- Born: September 24, 1971 (age 54) Creve Coeur, Missouri, U.S.
- Education: Cornell University (Ph.D, 1998) University of Kansas (B.Sc., 1993) University of Kansas (B.A., 1993)
- Occupations: Paleontologist, Entomologist
- Known for: Insect evolutionary biology and classification
- Spouse: Kellie Kristen Magill (m. 2009)
- Parent(s): Alger Gayle Engel, Donna Gail Engel (née Pratt)
- Awards: Guggenheim Fellow (2006) Charles Schuchert Award (2008) Bicentenary Medal (2009) Nautilus Book Award (2019)
- Scientific career
- Workplaces: American Museum of Natural History (1998–present) University of Kansas (2000–2023)
- Doctoral advisor: James K. Liebherr (Cornell University)
- Other academic advisors: George C. Eickwort, Thomas D. Seeley, Richard G. Harrison, Charles D. Michener
- Author abbrev. (botany): M.S.Engel
- Author abbrev. (zoology): Engel

= Michael S. Engel =

American paleontologist and entomologist

Michael S. Engel, FLS, FRES (born September 24, 1971) is an American paleontologist and entomologist, notable for contributions to insect evolutionary biology and classification. In connection with his studies he has undertaken field expeditions in Central Asia, Asia Minor, the Levant, Arabia, eastern Africa, the high Arctic, and South and North America, and has published more than 925 papers in scientific journals. Some of Engel's research images were included in exhibitions on the aesthetic value of scientific imagery.

==Career==

Michael Engel received a B.Sc. in physiology and cell biology and a B.A. in chemistry from the University of Kansas in 1993, and a Ph.D. in entomology from Cornell University in 1998. He was a research scientist at the American Museum of Natural History from 1998 to 2000, and then returned to the University of Kansas as assistant professor in the Department of Entomology, assistant professor in the Department of Ecology and Evolutionary Biology, and assistant curator in the Natural History Museum's Division of Entomology. He was promoted to full professor and senior curator in 2008, and University Distinguished Professor in 2018. In 2006–2007 Engel resumed regular activity in the American Museum of Natural History while a Guggenheim Fellow, completing work on the geological history of termites and their influence on carbon recycling in paleoenvironments. This period also permitted significant work on the comprehensive work, Treatise on the Termites of the World.

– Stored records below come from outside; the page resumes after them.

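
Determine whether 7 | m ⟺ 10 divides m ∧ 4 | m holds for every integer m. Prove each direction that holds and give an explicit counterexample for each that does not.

(⇒) fails and (⇐) fails.

[⇒] This fails: take m = 7. Certainly 7 ∣ 7, but 10 ∤ 7.

[⇐] This fails: take m = 20. Both 10 ∣ 20 and 4 ∣ 20, yet 20 is not a multiple of 7 (since 20 = 2·7 + 6), so 7 ∤ 20.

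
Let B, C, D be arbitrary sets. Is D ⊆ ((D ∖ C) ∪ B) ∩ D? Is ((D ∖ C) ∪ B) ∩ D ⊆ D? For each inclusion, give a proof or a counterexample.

(⊆) This inclusion fails. Take B = ∅, C = {1}, D = {1}; then 1 ∈ D but 1 ∉ ((D ∖ C) ∪ B) ∩ D.

(⊇) Let x ∈ ((D ∖ C) ∪ B) ∩ D. Then either x ∈ D and x ∉ B, C; or x ∈ B ∩ D and x ∉ C; or x ∈ B ∩ C ∩ D. In each case x ∈ D, so ((D ∖ C) ∪ B) ∩ D ⊆ D.

Only the reverse inclusion holds.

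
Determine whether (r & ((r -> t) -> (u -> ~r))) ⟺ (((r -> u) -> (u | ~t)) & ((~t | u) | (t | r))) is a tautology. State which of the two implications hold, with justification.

[⇒] Assume the antecedent. If r is true, the consequent reduces to true regardless of the other variables. If r is false, the antecedent cannot hold. Either way the consequent holds.

[⇐] This fails. Under r = F, t = F, u = F, the left side is false but the right side is true.

Only the forward direction holds.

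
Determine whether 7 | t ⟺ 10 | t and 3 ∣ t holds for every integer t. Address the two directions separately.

Neither direction holds.

(⟹) This fails: take t = 7. Certainly 7 ∣ 7, but 10 ∤ 7.

(⟸) This fails: take t = 30. Both 10 ∣ 30 and 3 ∣ 30, yet 30 is not a multiple of 7 (since 30 = 4·7 + 2), so 7 ∤ 30.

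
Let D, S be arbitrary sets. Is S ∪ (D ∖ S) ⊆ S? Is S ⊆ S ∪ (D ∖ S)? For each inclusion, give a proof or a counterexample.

(⟹) This inclusion fails. Take D = {1}, S = ∅; then 1 ∈ S ∪ (D ∖ S) but 1 ∉ S.

(⟸) Let x ∈ S. Then either x ∈ S and x ∉ D; or x ∈ D ∩ S. In each case x ∈ S ∪ (D ∖ S), so S ⊆ S ∪ (D ∖ S).

(⊆) fails; (⊇) holds.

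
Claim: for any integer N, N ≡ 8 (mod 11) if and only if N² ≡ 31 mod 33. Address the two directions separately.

(⇒) This fails: take N = 30. Then 30 ≡ 8 (mod 11), but 30² = 900 ≡ 9 (mod 33), not 31.

(⇐) This fails: take N = 14. Then 14² = 196 ≡ 31 (mod 33), yet 14 ≡ 3 (mod 11), not 8.

Both directions fail.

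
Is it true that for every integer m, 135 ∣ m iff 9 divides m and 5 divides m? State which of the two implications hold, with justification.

Only the forward implication holds.

(⟸) This fails: take m = 45. Both 9 ∣ 45 and 5 ∣ 45, yet 45 is not a multiple of 135 (since 45 = 0·135 + 45), so 135 ∤ 45.

(⟹) If 135 ∣ m, write m = 135q. Since 135 = 15·9, m = 9·(15q), so 9 ∣ m; and since 135 = 27·5, m = 5·(27q), so 5 ∣ m.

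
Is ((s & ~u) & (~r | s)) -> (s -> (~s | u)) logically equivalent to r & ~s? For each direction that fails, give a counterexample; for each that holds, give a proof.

(⟹) This fails. Under u = F, r = F, s = F, the left side is true but the right side is false.

(⟸) Assume the antecedent. If u is true, the consequent reduces to true regardless of the other variables. If u is false, the antecedent forces (u = F, r = T, s = F), and the consequent holds there. Either way the consequent holds.

(⇒) fails; (⇐) holds.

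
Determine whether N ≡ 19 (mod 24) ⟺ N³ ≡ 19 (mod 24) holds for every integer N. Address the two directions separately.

[⇒] Suppose N ≡ 19 (mod 24). Write N = 24j + 19. Then (24j + 19)³ = 13824j³ + 32832j² + 25992j + 6859 = 24(576j³ + 1368j² + 1083j + 285) + 19, so N³ ≡ 19 (mod 24).

[⇐] Conversely, suppose N³ ≡ 19 (mod 24). The only residue r in {0, …, 23} with r³ ≡ 19 (mod 24) is r = 19, so N ≡ 19 (mod 24).

The biconditional holds.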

== Awards and distinctions ==

In 2008 he received the Charles Schuchert Award of the Paleontological Society and subsequently the Bicentenary Medal of the Linnean Society of London (2009) for his contributions to the fields of systematic entomology and paleontology. In Spring 2014 he was awarded the Scholarly Achievement Award of the University of Kansas for his contributions to the evolutionary and developmental origins of insect flight; and in 2015 the International Cooperation Award from the Chinese Academy of Sciences. In 2017, Engel was elected as a Fellow of the Entomological Society of America and received the society's Thomas Say Award. In Spring 2019, Innumerable Insects won a Silver Award in the Nautilus Book Award. In October 2022, Engel was elected as a Fellow of AAAS.

The standard author abbreviation M.S.Engel is used to indicate this person as the author when citing a paleobotanical name.

==Personal life ==
Engel married Kellie K. Magill on April 25, 2009, in a ceremony performed by Engel's father.